The project will integrate the most promising breakthrough technologies developed in ARPA-E’s Renewable Energy to Fuels Through Utilization of Energy-Dense Liquids (REFUEL) program into a modular, demonstration facility capable of producing one metric ton of low- and zero-carbon ammonia per day.

The technologies include Casale and RTI’s low-temperature, low-pressure synthesis along with flexible process control strategies that can vary ammonia production to meet available intermittent electricity, and the University of Minnesota’s (UMN) elevated temperature ammonia separation. The demonstration facility will be located at the UMN West Central Research and Outreach Center (WCROC), in Minnesota, and will leverage the site’s existing hybrid wind and solar generation in the fully integrated process.
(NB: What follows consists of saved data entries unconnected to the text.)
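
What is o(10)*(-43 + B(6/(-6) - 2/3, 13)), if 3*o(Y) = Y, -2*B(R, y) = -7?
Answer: -395/3 ≈ -131.67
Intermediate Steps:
B(R, y) = 7/2 (B(R, y) = -½*(-7) = 7/2)
o(Y) = Y/3
o(10)*(-43 + B(6/(-6) - 2/3, 13)) = ((⅓)*10)*(-43 + 7/2) = (10/3)*(-79/2) = -395/3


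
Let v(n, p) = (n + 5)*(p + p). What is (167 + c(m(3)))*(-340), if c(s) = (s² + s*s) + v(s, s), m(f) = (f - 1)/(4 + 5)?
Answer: -4665820/81 ≈ -57603.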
“We are excited to integrate advanced ammonia production and utilization technologies and demonstrate them under real-world conditions,” said Sameer Parvathikar, principal investigator at RTI. “In addition to our technology partners, we are also connecting with end-users to accelerate commercialization of a technology that will play an important role in the decarbonization of energy and agricultural industries.”

The technology integration will also demonstrate several downstream ammonia utilization technologies, including ammonia cracking to produce hydrogen and power generation to amplify the ability to use ammonia as an energy carrier. Successful deployment of the technology will reduce the energy intensity and carbon emissions of ammonia production, maximize renewable energy usage by capturing generation fluctuations and matching demand, and enable distributed production closer to end users.

The project has received strong industry and university backing. In addition to RTI, Casale, University of Minnesota, and Nutrien, the project team includes GE, Nel Hydrogen, Xcel Energy, Great River Energy, Otter Tail Power Company, Runestone Electric Association, Chemtronergy, Texas Tech University, Pacifica, the Agricultural Utilization Research Institute (AURI) and Shell.